A y réfléchir, aucune excuse à ce mutisme. Des explications, tout au plus, en quelques mots : respiration, responsabilité, reconstruction, récupération, réflexion, rédaction, retraite. Des mots en R, un besoin d’air.

Besoin d’air après les années de peur qu’engendre la maladie. Ne plus vivre dans l’obsession de la mauvaise nouvelle. Ne plus être hanté par ce « peuple muet d'infâmes araignées – (qui) vient tendre ses filets au fond de (mes) cerveaux » (1). Retrouver une espérance, envisager de possibles lendemains, respirer à nouveau.
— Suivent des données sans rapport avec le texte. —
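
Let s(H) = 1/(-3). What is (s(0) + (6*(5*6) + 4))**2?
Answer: 303601/9 ≈ 33733.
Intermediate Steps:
s(H) = -1/3
(s(0) + (6*(5*6) + 4))**2 = (-1/3 + (6*(5*6) + 4))**2 = (-1/3 + (6*30 + 4))**2 = (-1/3 + (180 + 4))**2 = (-1/3 + 184)**2 = (551/3)**2 = 303601/9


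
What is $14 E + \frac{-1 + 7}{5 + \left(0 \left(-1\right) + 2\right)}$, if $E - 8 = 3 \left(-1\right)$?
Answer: $\frac{496}{7} \approx 70.857$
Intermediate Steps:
$E = 5$ ($E = 8 + 3 \left(-1\right) = 8 - 3 = 5$)
$14 E + \frac{-1 + 7}{5 + \left(0 \left(-1\right) + 2\right)} = 14 \cdot 5 + \frac{-1 + 7}{5 + \left(0 \left(-1\right) + 2\right)} = 70 + \frac{6}{5 + \left(0 + 2\right)} = 70 + \frac{6}{5 + 2} = 70 + \frac{6}{7} = \frac{496}{7}$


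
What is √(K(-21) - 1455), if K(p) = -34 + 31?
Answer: 27*I*√2 ≈ 38.184*I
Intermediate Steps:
K(p) = -3
√(K(-21) - 1455) = √(-3 - 1455) = √(-1458) = 27*I*√2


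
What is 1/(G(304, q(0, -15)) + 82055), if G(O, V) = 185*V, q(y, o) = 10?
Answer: 1/83905 ≈ 1.1918e-5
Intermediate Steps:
1/(G(304, q(0, -15)) + 82055) = 1/(185*10 + 82055) = 1/(1850 + 82055) = 1/83905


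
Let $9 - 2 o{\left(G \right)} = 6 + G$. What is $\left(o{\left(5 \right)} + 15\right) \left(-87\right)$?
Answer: $-1218$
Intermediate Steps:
$o{\left(G \right)} = \frac{3}{2} - \frac{G}{2}$ ($o{\left(G \right)} = \frac{9}{2} - \frac{6 + G}{2} = \frac{9}{2} - \left(3 + \frac{G}{2}\right) = \frac{3}{2} - \frac{G}{2}$)
$\left(o{\left(5 \right)} + 15\right) \left(-87\right) = \left(\left(\frac{3}{2} - \frac{5}{2}\right) + 15\right) \left(-87\right) = \left(-1 + 15\right) \left(-87\right) = 14 \left(-87\right) = -1218$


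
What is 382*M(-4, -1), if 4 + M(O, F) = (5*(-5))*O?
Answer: 36672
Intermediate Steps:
M(O, F) = -4 - 25*O (M(O, F) = -4 + (5*(-5))*O = -4 - 25*O)
382*M(-4, -1) = 382*(-4 - 25*(-4)) = 382*(-4 + 100) = 382*96 = 36672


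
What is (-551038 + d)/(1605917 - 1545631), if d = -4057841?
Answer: -4608879/60286 ≈ -76.450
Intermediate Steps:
(-551038 + d)/(1605917 - 1545631) = (-551038 - 4057841)/(1605917 - 1545631) = -4608879/60286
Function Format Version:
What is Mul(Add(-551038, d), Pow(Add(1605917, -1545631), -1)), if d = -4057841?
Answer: Rational(-4608879, 60286) ≈ -76.450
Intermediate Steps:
Mul(Add(-551038, d), Pow(Add(1605917, -1545631), -1)) = Mul(Add(-551038, -4057841), Pow(Add(1605917, -1545631), -1)) = Mul(-4608879, Pow(60286, -1)) = Mul(-4608879, Rational(1, 60286)) = Rational(-4608879, 60286)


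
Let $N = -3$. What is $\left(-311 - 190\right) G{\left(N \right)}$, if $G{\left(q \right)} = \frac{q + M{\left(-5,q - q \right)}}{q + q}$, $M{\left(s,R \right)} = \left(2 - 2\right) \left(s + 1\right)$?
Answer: $- \frac{501}{2} \approx -250.5$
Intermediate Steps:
$M{\left(s,R \right)} = 0$ ($M{\left(s,R \right)} = 0 \left(1 + s\right) = 0$)
$G{\left(q \right)} = \frac{1}{2}$ ($G{\left(q \right)} = \frac{q + 0}{q + q} = \frac{q}{2 q} = q \frac{1}{2 q} = \frac{1}{2}$)
$\left(-311 - 190\right) G{\left(N \right)} = \left(-311 - 190\right) \frac{1}{2} = \left(-501\right) \frac{1}{2} = - \frac{501}{2}$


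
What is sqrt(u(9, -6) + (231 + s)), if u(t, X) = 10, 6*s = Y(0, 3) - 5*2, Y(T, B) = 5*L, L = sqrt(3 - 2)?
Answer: sqrt(8646)/6 ≈ 15.497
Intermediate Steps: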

Besoin d’air pour exercer mes responsabilités : politiques, d’enseignant, mais aussi de père, de mari, de fils. Laisser circuler l’air et maintenir la façade intacte.

Besoin d’air pour, en même temps, me reconstruire, symboliquement et physiologiquement. Prendre une grande bouffée avant d’accepter qu’enfin un magicien truffe mes vertèbres de titane. Et renoncer à la douleur, ma compagne quadragénaire, ma référence, mon identité profonde.

Besoin d’air pour récupérer. Pour recommencer à marcher. Pour accepter la surveillance médicale, les consultations, les examens. Pour me tenir droit à nouveau.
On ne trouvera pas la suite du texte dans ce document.